As much as sports executives enjoy fixating on the idea that the asking price for tickets on the secondary market is the biggest issue they face, it really isn’t. That doesn’t present a value for demand the same way that seat location does. It’s a continual issue that most of the industry focuses on what a secondary broker is asking for their tickets, and less about where those tickets are located. This is a huge concern for the primary market as a whole, or should be.

Everything about the asking price is truly arbitrary. None of it matters if the value in the product isn’t there. At least the perceived value, that is. So it all depends on whether enough perceived value is available for a customer who is looking at the secondary market for tickets in the first place.

Defining Seat Location

That’s where seat location comes into play.

The main purpose of asking price on the primary market is to establish what each seat is worth, per location. But when major league club executives look at the issue, they tend to compound the problem by focusing way too much time and energy at achieving a similar inflated asking price for tickets on the secondary market.

Each executive sees the inflated price, and wonders how they can do the same on the primary market side. This is where dynamic pricing comes into play.

But that isn’t what changes a marketplace. For either the primary or secondary side.

It’s the location that matters.
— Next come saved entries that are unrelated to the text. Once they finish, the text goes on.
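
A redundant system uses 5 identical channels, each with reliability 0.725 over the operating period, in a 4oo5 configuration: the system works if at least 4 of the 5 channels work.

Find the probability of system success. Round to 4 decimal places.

R = Σ_{i=4}^{5} C(5,i) p^i (1−p)^{5−i} with p = 0.725
C(5,4)·0.725^4·0.275^1 = 0.379887
C(5,5)·0.725^5·0.275^0 = 0.200304
Sum = 0.5802

0.5802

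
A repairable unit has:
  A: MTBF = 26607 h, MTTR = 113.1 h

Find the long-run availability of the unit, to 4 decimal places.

0.9958

A(A) = MTBF/(MTBF+MTTR) = 26607/(26607+113.1) = 0.9958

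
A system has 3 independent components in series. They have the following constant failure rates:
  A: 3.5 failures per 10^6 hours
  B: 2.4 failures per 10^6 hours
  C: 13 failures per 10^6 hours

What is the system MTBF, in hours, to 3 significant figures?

52900

Series of exponential components: λ_sys = Σ λ_i
λ_sys = 0.0000035 + 0.0000024 + 0.000013 = 1.8900e-05 /h
MTBF = 1 / λ_sys = 52900 h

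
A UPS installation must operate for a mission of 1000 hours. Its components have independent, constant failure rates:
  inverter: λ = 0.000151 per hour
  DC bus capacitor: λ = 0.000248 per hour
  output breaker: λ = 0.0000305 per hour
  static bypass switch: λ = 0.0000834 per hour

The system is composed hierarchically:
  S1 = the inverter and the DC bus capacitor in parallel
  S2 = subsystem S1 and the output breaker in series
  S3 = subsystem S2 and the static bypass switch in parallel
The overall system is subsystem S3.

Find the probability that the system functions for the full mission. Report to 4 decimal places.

0.9952

R(inverter) = exp(−0.000151 × 1000) = 0.859848
R(DC bus capacitor) = exp(−0.000248 × 1000) = 0.780360
R(output breaker) = exp(−0.0000305 × 1000) = 0.969960
R(static bypass switch) = exp(−0.0000834 × 1000) = 0.919983
Parallel (inverter and DC bus capacitor): 1 − (1 − 0.859848)(1 − 0.780360) = 0.969217
Series ([0.969217] and output breaker): 0.969217 × 0.969960 = 0.940102
Parallel ([0.940102] and static bypass switch): 1 − (1 − 0.940102)(1 − 0.919983) = 0.9952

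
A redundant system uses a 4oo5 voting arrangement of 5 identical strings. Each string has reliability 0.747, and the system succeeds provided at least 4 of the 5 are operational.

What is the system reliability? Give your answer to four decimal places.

0.6265

R = Σ_{i=4}^{5} C(5,i) p^i (1−p)^{5−i} with p = 0.747
C(5,4)·0.747^4·0.253^1 = 0.393888
C(5,5)·0.747^5·0.253^0 = 0.232596
Sum = 0.6265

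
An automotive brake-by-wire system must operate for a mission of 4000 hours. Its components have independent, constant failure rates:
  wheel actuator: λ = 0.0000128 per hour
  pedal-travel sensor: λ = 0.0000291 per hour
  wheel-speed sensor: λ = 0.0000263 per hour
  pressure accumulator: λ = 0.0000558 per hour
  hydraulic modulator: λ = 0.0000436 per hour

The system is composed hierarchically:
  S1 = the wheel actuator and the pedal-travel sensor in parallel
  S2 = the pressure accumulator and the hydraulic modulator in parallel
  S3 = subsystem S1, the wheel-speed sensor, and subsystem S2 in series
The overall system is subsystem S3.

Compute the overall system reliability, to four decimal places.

0.8665

R(wheel actuator) = exp(−0.0000128 × 4000) = 0.950089
R(pedal-travel sensor) = exp(−0.0000291 × 4000) = 0.890119
R(wheel-speed sensor) = exp(−0.0000263 × 4000) = 0.900144
R(pressure accumulator) = exp(−0.0000558 × 4000) = 0.799955
R(hydraulic modulator) = exp(−0.0000436 × 4000) = 0.839961
Parallel (wheel actuator and pedal-travel sensor): 1 − (1 − 0.950089)(1 − 0.890119) = 0.994516
Parallel (pressure accumulator and hydraulic modulator): 1 − (1 − 0.799955)(1 − 0.839961) = 0.967985
Series ([0.994516], wheel-speed sensor, and [0.967985]): 0.994516 × 0.900144 × 0.967985 = 0.8665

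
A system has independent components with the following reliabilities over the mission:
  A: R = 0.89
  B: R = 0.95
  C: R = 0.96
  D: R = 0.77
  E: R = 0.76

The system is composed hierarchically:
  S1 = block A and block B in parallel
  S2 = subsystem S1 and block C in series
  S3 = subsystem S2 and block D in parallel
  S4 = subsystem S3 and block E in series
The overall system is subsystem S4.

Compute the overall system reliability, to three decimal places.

Parallel (A and B): 1 − (1 − 0.89000)(1 − 0.95000) = 0.99450
Series ([0.99450] and C): 0.99450 × 0.96000 = 0.95472
Parallel ([0.95472] and D): 1 − (1 − 0.95472)(1 − 0.77000) = 0.98959
Series ([0.98959] and E): 0.98959 × 0.76000 = 0.752

0.752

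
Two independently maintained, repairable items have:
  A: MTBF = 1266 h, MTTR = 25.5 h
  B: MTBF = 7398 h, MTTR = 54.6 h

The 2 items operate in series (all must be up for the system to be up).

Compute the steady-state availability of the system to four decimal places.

A(A) = MTBF/(MTBF+MTTR) = 1266/(1266+25.5) = 0.980256
A(B) = MTBF/(MTBF+MTTR) = 7398/(7398+54.6) = 0.992674
Series availability: 0.980256 × 0.992674 = 0.9731

0.9731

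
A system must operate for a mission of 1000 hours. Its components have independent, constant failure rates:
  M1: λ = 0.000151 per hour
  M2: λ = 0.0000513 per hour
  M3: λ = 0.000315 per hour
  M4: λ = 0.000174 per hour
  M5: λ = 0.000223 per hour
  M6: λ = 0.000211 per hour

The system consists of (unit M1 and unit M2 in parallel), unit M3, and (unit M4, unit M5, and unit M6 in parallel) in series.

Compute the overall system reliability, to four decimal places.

R(M1) = exp(−0.000151 × 1000) = 0.859848
R(M2) = exp(−0.0000513 × 1000) = 0.949994
R(M3) = exp(−0.000315 × 1000) = 0.729789
R(M4) = exp(−0.000174 × 1000) = 0.840297
R(M5) = exp(−0.000223 × 1000) = 0.800115
R(M6) = exp(−0.000211 × 1000) = 0.809774
Parallel (M1 and M2): 1 − (1 − 0.859848)(1 − 0.949994) = 0.992992
Parallel (M4, M5, and M6): 1 − (1 − 0.840297)(1 − 0.800115)(1 − 0.809774) = 0.993928
Series ([0.992992], M3, and [0.993928]): 0.992992 × 0.729789 × 0.993928 = 0.7203

0.7203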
Especially if the secondary brokers have a prime location at a rock bottom price for a bad game.

Perception Of Demand

Even though that game may be perceived as bad, it is the location that should be a huge concern to the primary market and team executives. While there are always going to be bad games out there, the idea that these games in prime seating locations are offered at huge discounted prices hurts the perception of demand for the product overall.

When this happens, it is time for the primary market’s team executives to step in. They need to be engaging with the brokers to keep a steady floor of comparable pricing consistent with the primary market’s offerings. While this may seem unorthodox, customers don’t see a difference between the primary and secondary market when it comes to online purchases. And it affects whether the perception of demand is there for the tickets in general, or whether they are offered at a basement price.

Franchises make their money by creating the perception of demand for their product on the primary market. This is especially true for those top seating locations in the facility. But if that isn’t happening, because the secondary market is offering seating locations at a fraction of what the primary market is, the process becomes corrosive.